Por outro lado, o representante dos EUA argumenta que o Brasil tem “prejudicado injustamente” empresas americanas que atuam em serviços concorrentes de pagamento eletrônico. Essa avaliação sustenta-se na percepção de políticas que favorecem sua principal concorrente nacional, o que impactaria diretamente a concorrência leal no mercado de tecnologia financeira.
Tarifas Preferenciais Injustas
Conforme o relatório, o Brasil concede tratamento tarifário preferencial mais baixo a centenas de produtos mexicanos e indianos em diversos setores. Isso ocorre em virtude de acordos comerciais preferenciais de escopo parcial com o México e a Índia, que abrangem setores nos quais esses países são produtores avançados e globalmente competitivos. Essa prática, segundo o USTR, desfavorece produtos norte-americanos.
Falhas no Combate à Corrupção
Sobre o combate à corrupção, o USTR declara que o Brasil “não adota medidas suficientes” para coibir o suborno e outras práticas ilícitas. Essa avaliação levanta questionamentos sobre a eficácia das políticas anticorrupção e seus impactos na segurança jurídica para o comércio internacional e para a confiança dos investidores estrangeiros no país.
Proteção da Propriedade Intelectual
De acordo com o documento, o Brasil não estaria aplicando de forma suficiente suas leis penais e regulamentações aduaneiras para combater a falsificação de produtos, o que gera prejuízos significativos às empresas. Além disso, o USTR critica a morosidade excessiva das autoridades para examinar pedidos de patentes, especialmente as biofarmacêuticas, atrasando inovações e a entrada de novos produtos no mercado.

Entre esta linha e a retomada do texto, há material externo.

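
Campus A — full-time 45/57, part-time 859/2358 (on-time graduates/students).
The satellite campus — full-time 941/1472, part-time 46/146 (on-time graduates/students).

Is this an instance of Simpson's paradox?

Yes

Full-time: Campus A 45/57 = 78.9%, the satellite campus 941/1472 = 63.9% → Campus A
Part-time: Campus A 859/2358 = 36.4%, the satellite campus 46/146 = 31.5% → Campus A
Overall: Campus A 904/2415 = 37.4%, the satellite campus 987/1618 = 61.0% → the satellite campus
Campus A wins each enrollment group but the satellite campus wins overall — the comparison reverses. Campus A's students skew toward part-time, which has a lower base rate.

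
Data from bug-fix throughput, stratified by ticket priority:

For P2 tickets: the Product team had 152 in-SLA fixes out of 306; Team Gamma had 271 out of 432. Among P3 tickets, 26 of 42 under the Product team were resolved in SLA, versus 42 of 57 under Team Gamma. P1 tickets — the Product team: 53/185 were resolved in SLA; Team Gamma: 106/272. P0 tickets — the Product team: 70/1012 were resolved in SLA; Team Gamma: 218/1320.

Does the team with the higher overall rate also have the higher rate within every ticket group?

P2: the Product team 152/306 = 49.7%, Team Gamma 271/432 = 62.7% → Team Gamma
P3: the Product team 26/42 = 61.9%, Team Gamma 42/57 = 73.7% → Team Gamma
P1: the Product team 53/185 = 28.6%, Team Gamma 106/272 = 39.0% → Team Gamma
P0: the Product team 70/1012 = 6.9%, Team Gamma 218/1320 = 16.5% → Team Gamma
Overall: the Product team 301/1545 = 19.5%, Team Gamma 637/2081 = 30.6% → Team Gamma
Team Gamma wins overall and in every ticket group — no reversal.

Yes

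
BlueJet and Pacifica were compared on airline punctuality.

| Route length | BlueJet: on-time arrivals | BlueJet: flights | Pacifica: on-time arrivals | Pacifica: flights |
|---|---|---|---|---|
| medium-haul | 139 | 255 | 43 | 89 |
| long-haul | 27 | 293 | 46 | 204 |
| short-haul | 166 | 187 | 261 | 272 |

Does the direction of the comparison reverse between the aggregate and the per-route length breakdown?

Medium-haul: BlueJet 139/255 = 54.5%, Pacifica 43/89 = 48.3% → BlueJet
Long-haul: BlueJet 27/293 = 9.2%, Pacifica 46/204 = 22.5% → Pacifica
Short-haul: BlueJet 166/187 = 88.8%, Pacifica 261/272 = 96.0% → Pacifica
Overall: BlueJet 332/735 = 45.2%, Pacifica 350/565 = 61.9% → Pacifica
Neither sweeps: BlueJet wins 1 of 3 groups, Pacifica wins 2. Pacifica wins overall but not every group — no Simpson reversal.

No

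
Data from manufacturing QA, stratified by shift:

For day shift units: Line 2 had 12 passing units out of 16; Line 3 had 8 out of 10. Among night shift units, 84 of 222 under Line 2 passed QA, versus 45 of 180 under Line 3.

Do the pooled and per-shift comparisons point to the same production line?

No

Day shift: Line 2 12/16 = 75.0%, Line 3 8/10 = 80.0% → Line 3
Night shift: Line 2 84/222 = 37.8%, Line 3 45/180 = 25.0% → Line 2
Overall: Line 2 96/238 = 40.3%, Line 3 53/190 = 27.9% → Line 2
Neither sweeps: Line 2 wins 1 of 2 groups, Line 3 wins 1. Line 2 wins overall but not every group — no Simpson reversal.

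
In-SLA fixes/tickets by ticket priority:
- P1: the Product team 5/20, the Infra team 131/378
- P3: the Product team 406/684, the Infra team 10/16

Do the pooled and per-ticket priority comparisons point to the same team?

P1: the Product team 5/20 = 25.0%, the Infra team 131/378 = 34.7% → the Infra team
P3: the Product team 406/684 = 59.4%, the Infra team 10/16 = 62.5% → the Infra team
Overall: the Product team 411/704 = 58.4%, the Infra team 141/394 = 35.8% → the Product team
The Infra team wins each ticket group but the Product team wins overall — the comparison reverses. The Infra team's tickets skew toward P1, which has a lower base rate.

No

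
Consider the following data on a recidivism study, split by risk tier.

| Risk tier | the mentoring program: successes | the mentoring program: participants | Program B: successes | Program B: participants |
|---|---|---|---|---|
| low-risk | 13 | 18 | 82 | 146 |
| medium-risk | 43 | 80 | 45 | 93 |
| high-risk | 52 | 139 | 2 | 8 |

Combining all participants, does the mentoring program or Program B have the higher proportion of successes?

Program B

Low-risk: the mentoring program 13/18 = 72.2%, Program B 82/146 = 56.2% → the mentoring program
Medium-risk: the mentoring program 43/80 = 53.8%, Program B 45/93 = 48.4% → the mentoring program
High-risk: the mentoring program 52/139 = 37.4%, Program B 2/8 = 25.0% → the mentoring program
Overall: the mentoring program 108/237 = 45.6%, Program B 129/247 = 52.2% → Program B
(The mentoring program wins every risk group but Program B wins overall — the mentoring program's participants skew toward the low-rate high-risk group.)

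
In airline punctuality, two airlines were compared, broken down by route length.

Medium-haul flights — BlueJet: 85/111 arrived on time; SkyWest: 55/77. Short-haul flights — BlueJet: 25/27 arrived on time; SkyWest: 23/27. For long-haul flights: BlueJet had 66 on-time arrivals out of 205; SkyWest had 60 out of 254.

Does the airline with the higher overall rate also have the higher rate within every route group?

Medium-haul: BlueJet 85/111 = 76.6%, SkyWest 55/77 = 71.4% → BlueJet
Short-haul: BlueJet 25/27 = 92.6%, SkyWest 23/27 = 85.2% → BlueJet
Long-haul: BlueJet 66/205 = 32.2%, SkyWest 60/254 = 23.6% → BlueJet
Overall: BlueJet 176/343 = 51.3%, SkyWest 138/358 = 38.5% → BlueJet
BlueJet wins overall and in every route group — no reversal.

Yes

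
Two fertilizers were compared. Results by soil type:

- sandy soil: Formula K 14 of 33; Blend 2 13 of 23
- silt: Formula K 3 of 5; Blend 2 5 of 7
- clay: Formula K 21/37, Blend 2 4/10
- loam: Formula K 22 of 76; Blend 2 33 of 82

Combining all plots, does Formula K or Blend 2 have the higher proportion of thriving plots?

Sandy soil: Formula K 14/33 = 42.4%, Blend 2 13/23 = 56.5% → Blend 2
Silt: Formula K 3/5 = 60.0%, Blend 2 5/7 = 71.4% → Blend 2
Clay: Formula K 21/37 = 56.8%, Blend 2 4/10 = 40.0% → Formula K
Loam: Formula K 22/76 = 28.9%, Blend 2 33/82 = 40.2% → Blend 2
Overall: Formula K 60/151 = 39.7%, Blend 2 55/122 = 45.1% → Blend 2
(Neither sweeps every soil group, but Blend 2 has the higher pooled rate.)

Blend 2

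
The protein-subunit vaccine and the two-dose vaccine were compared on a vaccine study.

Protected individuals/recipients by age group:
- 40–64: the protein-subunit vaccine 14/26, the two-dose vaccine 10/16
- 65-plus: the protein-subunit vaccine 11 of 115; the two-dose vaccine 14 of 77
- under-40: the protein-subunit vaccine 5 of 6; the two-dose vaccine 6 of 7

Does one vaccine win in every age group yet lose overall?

No

40–64: the protein-subunit vaccine 14/26 = 53.8%, the two-dose vaccine 10/16 = 62.5% → the two-dose vaccine
65-plus: the protein-subunit vaccine 11/115 = 9.6%, the two-dose vaccine 14/77 = 18.2% → the two-dose vaccine
Under-40: the protein-subunit vaccine 5/6 = 83.3%, the two-dose vaccine 6/7 = 85.7% → the two-dose vaccine
Overall: the protein-subunit vaccine 30/147 = 20.4%, the two-dose vaccine 30/100 = 30.0% → the two-dose vaccine
The two-dose vaccine wins overall and in every age group — no reversal.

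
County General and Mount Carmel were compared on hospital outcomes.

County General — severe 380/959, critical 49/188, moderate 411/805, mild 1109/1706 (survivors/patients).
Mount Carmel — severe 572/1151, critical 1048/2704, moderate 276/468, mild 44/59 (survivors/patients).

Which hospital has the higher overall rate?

Severe: County General 380/959 = 39.6%, Mount Carmel 572/1151 = 49.7% → Mount Carmel
Critical: County General 49/188 = 26.1%, Mount Carmel 1048/2704 = 38.8% → Mount Carmel
Moderate: County General 411/805 = 51.1%, Mount Carmel 276/468 = 59.0% → Mount Carmel
Mild: County General 1109/1706 = 65.0%, Mount Carmel 44/59 = 74.6% → Mount Carmel
Overall: County General 1949/3658 = 53.3%, Mount Carmel 1940/4382 = 44.3% → County General
(Mount Carmel wins every case group but County General wins overall — Mount Carmel's patients skew toward the low-rate critical group.)

County General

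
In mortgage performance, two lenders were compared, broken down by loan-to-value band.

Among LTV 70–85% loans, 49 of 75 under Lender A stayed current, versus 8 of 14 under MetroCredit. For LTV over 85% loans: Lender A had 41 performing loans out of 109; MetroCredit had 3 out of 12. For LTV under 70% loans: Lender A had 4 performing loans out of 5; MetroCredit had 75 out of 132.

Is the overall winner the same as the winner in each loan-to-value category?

No

LTV 70–85%: Lender A 49/75 = 65.3%, MetroCredit 8/14 = 57.1% → Lender A
LTV over 85%: Lender A 41/109 = 37.6%, MetroCredit 3/12 = 25.0% → Lender A
LTV under 70%: Lender A 4/5 = 80.0%, MetroCredit 75/132 = 56.8% → Lender A
Overall: Lender A 94/189 = 49.7%, MetroCredit 86/158 = 54.4% → MetroCredit
Lender A wins each loan-to-value group but MetroCredit wins overall — the comparison reverses. Lender A's loans skew toward LTV over 85%, which has a lower base rate.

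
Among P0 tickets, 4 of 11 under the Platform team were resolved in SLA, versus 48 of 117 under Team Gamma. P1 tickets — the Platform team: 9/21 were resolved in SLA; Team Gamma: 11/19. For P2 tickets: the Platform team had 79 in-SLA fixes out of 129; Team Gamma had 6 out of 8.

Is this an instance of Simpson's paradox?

Yes

P0: the Platform team 4/11 = 36.4%, Team Gamma 48/117 = 41.0% → Team Gamma
P1: the Platform team 9/21 = 42.9%, Team Gamma 11/19 = 57.9% → Team Gamma
P2: the Platform team 79/129 = 61.2%, Team Gamma 6/8 = 75.0% → Team Gamma
Overall: the Platform team 92/161 = 57.1%, Team Gamma 65/144 = 45.1% → the Platform team
Team Gamma wins each ticket group but the Platform team wins overall — the comparison reverses. Team Gamma's tickets skew toward P0, which has a lower base rate.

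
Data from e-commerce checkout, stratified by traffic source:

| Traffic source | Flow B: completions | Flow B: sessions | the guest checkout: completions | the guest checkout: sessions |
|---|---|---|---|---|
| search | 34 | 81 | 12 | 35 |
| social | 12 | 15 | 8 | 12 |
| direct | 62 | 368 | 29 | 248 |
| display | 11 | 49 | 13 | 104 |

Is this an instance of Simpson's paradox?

Search: Flow B 34/81 = 42.0%, the guest checkout 12/35 = 34.3% → Flow B
Social: Flow B 12/15 = 80.0%, the guest checkout 8/12 = 66.7% → Flow B
Direct: Flow B 62/368 = 16.8%, the guest checkout 29/248 = 11.7% → Flow B
Display: Flow B 11/49 = 22.4%, the guest checkout 13/104 = 12.5% → Flow B
Overall: Flow B 119/513 = 23.2%, the guest checkout 62/399 = 15.5% → Flow B
Flow B wins overall and in every traffic group — no reversal.

No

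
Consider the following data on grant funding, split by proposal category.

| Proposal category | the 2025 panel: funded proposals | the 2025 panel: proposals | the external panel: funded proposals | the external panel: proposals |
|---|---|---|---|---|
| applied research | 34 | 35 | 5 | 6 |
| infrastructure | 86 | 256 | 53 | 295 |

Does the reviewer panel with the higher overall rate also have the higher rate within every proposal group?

Applied research: the 2025 panel 34/35 = 97.1%, the external panel 5/6 = 83.3% → the 2025 panel
Infrastructure: the 2025 panel 86/256 = 33.6%, the external panel 53/295 = 18.0% → the 2025 panel
Overall: the 2025 panel 120/291 = 41.2%, the external panel 58/301 = 19.3% → the 2025 panel
The 2025 panel wins overall and in every proposal group — no reversal.

Yes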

Por fim, o relatório enfatiza que o Brasil não implementa “medidas antipirataria consistentes e contínuas”, o que permite a proliferação de conteúdos e produtos ilegais. Essa lacuna na proteção da propriedade intelectual impacta diretamente empresas que dependem de inovações e direitos autorais para operar e expandir seus negócios no mercado brasileiro.
Acesso ao Mercado de Etanol
O relatório do USTR argumenta que, em 2017, o Brasil interrompeu “abruptamente o tratamento tarifário equilibrado” que anteriormente aplicava ao etanol. Desde então, acrescenta o documento, o país não tem oferecido tratamento tarifário recíproco às exportações de etanol provenientes dos EUA, criando uma disparidade comercial que favorece outros mercados em detrimento do norte-americano.
Desmatamento Ilegal Persistente
Na avaliação dos EUA, embora o Brasil possua um marco legal robusto para combater desmatamentos ilegais, o país tem um histórico de falhas na sua aplicação eficaz. Consequentemente, o desmatamento ilegal persiste, gerando preocupações ambientais e comerciais que impactam a percepção internacional sobre as práticas sustentáveis brasileiras e a origem de seus produtos.
Diante das argumentações apresentadas no relatório, a ameaça de novas tarifas de 25% sobre produtos brasileiros ganha contornos mais claros no cenário internacional. A decisão final do governo dos EUA poderá ter profundas implicações para as relações comerciais entre os dois países, exigindo uma análise cuidadosa por parte das autoridades brasileiras para mitigar os possíveis impactos econômicos e diplomáticos.